'Bursa'nın İçme Suyu Güvenilir'

Bursa’da baraj havzalarında yaşanan sıkıntıların ardından Doğayı ve Çevreyi Koruma Derneği (DOĞADER) bir açıklama yaptı. Bursa’da suyun çeşmeden içilebileceğini aktaran Doğader yönetimi, "Foseptik kirliliği yeni bir konu değil. Ancak periyodik olarak yapılan denetim ve kontrollerde barajdan gelen suyun içilebilir olduğu açıklandı. Eğer yaşanan kirlilik hastalık yapacak boyutta olsaydı bugüne kadar Bursa’da herkesin hasta olması gerekirdi" dediler.

'Bursa'nın İçme Suyu Güvenilir'
Doğancı Barajı’na akan kanalizasyon sularının Bursa’nın içme sularını kirlettiği yönündeki haberler üzerine DOĞADER yetkilileri açıklama yaptı. Her şeyden önce kirli suların baraja akmasına izin verenleri, görevlerini yerine getirmeyenleri asla affetmeyeceklerini ifade eden DOĞADER yetkilileri, “Sorumlular bu durumun hesabını verecekler. Ancak şu kesin olarak bilinmelidir ki biz hala içme suyu olarak çeşme suyunu kullanıyoruz. Yaptığımız araştırmada foseptik kirliliğinin yeni olmadığı, yıllardır aynı sorunun devam ettiğini öğrendik. Eğer akıtılan kirli sular hastalık yapacak boyutta olsaydı bu güne kadar Bursa’da herkesin hasta olması gerekirdi. Şehirde periyodik olarak ölçüm ve kontrol yapılıyor. Bu kontrollerde olağandışı bir duruma rastlanmadı" dediler.

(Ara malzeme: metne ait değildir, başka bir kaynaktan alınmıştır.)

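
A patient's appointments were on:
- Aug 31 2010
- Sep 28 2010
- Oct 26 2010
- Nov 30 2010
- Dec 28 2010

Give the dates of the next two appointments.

Every date is a Tuesday; gaps 28, 28, 35, 28 days.
Each is the last Tuesday of its month (at least one falls on the 29th or later, ruling out '4th Tuesday').
Last Tuesday of January 2011: Jan 25 2011.
Last Tuesday of February 2011: Feb 22 2011.

Jan 25 2011, Feb 22 2011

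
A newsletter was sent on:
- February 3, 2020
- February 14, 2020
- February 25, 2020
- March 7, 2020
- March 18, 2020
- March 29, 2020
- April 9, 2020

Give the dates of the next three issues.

April 20, 2020; May 1, 2020; May 12, 2020

Every event comes 11 days after the last (11, 11, 11, 11, 11, 11).
April 9, 2020 + 11 days = April 20, 2020.
April 20, 2020 + 11 days = May 1, 2020.
May 1, 2020 + 11 days = May 12, 2020.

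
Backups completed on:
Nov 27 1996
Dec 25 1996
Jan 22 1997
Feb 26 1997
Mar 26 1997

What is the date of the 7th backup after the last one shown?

All dates are Wednesdays, 28, 28, 35, 28 days apart.
Specifically, the 4th Wednesday of each month.
April 1997 — 4th Wednesday is Apr 23 1997.
4th Wednesday of May 1997: May 28 1997.
June 1997 — 4th Wednesday is Jun 25 1997.
4th Wednesday of July 1997: Jul 23 1997.
4th Wednesday of August 1997: Aug 27 1997.
September 1997 — 4th Wednesday is Sep 24 1997.
October 1997 — 4th Wednesday is Oct 22 1997.

Oct 22 1997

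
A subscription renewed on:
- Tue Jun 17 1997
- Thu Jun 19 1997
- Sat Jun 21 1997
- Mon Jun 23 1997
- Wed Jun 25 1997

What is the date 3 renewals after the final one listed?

The spacing is 2, 2, 2, 2 days — always 2 days.
Wed Jun 25 1997 + 2 days = Fri Jun 27 1997.
Fri Jun 27 1997 + 2 days = Sun Jun 29 1997.
Sun Jun 29 1997 + 2 days = Tue Jul 1 1997.

Tue Jul 1 1997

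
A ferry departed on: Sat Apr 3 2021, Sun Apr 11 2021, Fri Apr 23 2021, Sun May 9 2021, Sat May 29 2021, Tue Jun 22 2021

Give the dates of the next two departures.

Gaps: 8, 12, 16, 20, 24 days — each gap is 4 larger than the previous one.
Next gap: 28 days. Tue Jun 22 2021 + 28 days = Tue Jul 20 2021.
Next gap: 32 days. Tue Jul 20 2021 + 32 days = Sat Aug 21 2021.

Tue Jul 20 2021, Sat Aug 21 2021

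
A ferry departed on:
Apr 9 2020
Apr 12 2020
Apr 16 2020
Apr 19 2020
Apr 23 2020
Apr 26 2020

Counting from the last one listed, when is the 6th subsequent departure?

Gaps: 3, 4, 3, 4, 3 days — not constant, but cyclic with period 2.
The events fall on every Thursday and Sunday.
The following Thursday is Apr 30 2020.
The following Sunday is May 3 2020.
Next Thursday: May 7 2020.
The following Sunday is May 10 2020.
The following Thursday is May 14 2020.
Next Sunday: May 17 2020.

May 17 2020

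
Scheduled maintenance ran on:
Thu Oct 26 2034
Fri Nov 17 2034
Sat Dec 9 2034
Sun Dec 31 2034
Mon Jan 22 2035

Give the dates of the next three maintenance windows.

The spacing is 22, 22, 22, 22 days — always 22 days.
Mon Jan 22 2035 + 22 days = Tue Feb 13 2035.
Tue Feb 13 2035 + 22 days = Wed Mar 7 2035.
Wed Mar 7 2035 + 22 days = Thu Mar 29 2035.

Tue Feb 13 2035, Wed Mar 7 2035, Thu Mar 29 2035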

"ŞİŞELENMİŞ SU DAHA ZARARLI

Nilüfer ve Doğancı Barajı’nda 25’er milyondan toplam 50 milyon litre su olduğunu belirten çevreciler, “Bu büyüklükteki miktara göre derelere karışan kirli sular çok küçük miktarlarda kalmakta, barajdaki suyla seyrelmekte, etkisi azalmaktadır. Kaldı ki kirliliğin biyolojik kirlilik olduğu düşünülürse klorlama hastalık yapıcı etmenler ortadan kalkmasına aracılık etmektedir. Yani kısaca altı ay önce, bir yıl önce daha önceki yıllarda çeşmelerimizden akan su nasılsa şu anda aynı nitelikte su çeşmelerden akmaktadır. Bu kirliliği yeni bir şey olarak kabul edip damacanaya, ambalajlı suya yönelmek hatadır. Ayrıca ambalajlı sular daha sağlıklı su olduğunu kabul etmiyoruz. En başta ambalajlı sularda, şişe ve damacanalar da dağıtım ve pazarlama aşamasında +4 derece sıcaklık sınırı aşıldığı için canlı organizma üreme ihtimali çeşmeden akan sulara göre her zaman daha fazla olmaktadır. Ayrıca plastikle her an temasta olan suya plastikten madde geçişi olabilmektedir. Dioksin bu kimyasal geçişin içinde en tehlikeli olan kanserojen bir maddedir. Son olarak, damacana ve ambalajlı su sebilleri ve pompaları periyodik düzende yeterli temizlik yapılmaması durumunda ayrı bir kirletici nitelik barındırmaktadır" ifadelerine yer verdiler.

Doğader yetkilileri suyun ticarileşmesine de izin vermeyeceklerini sözlerine eklediler.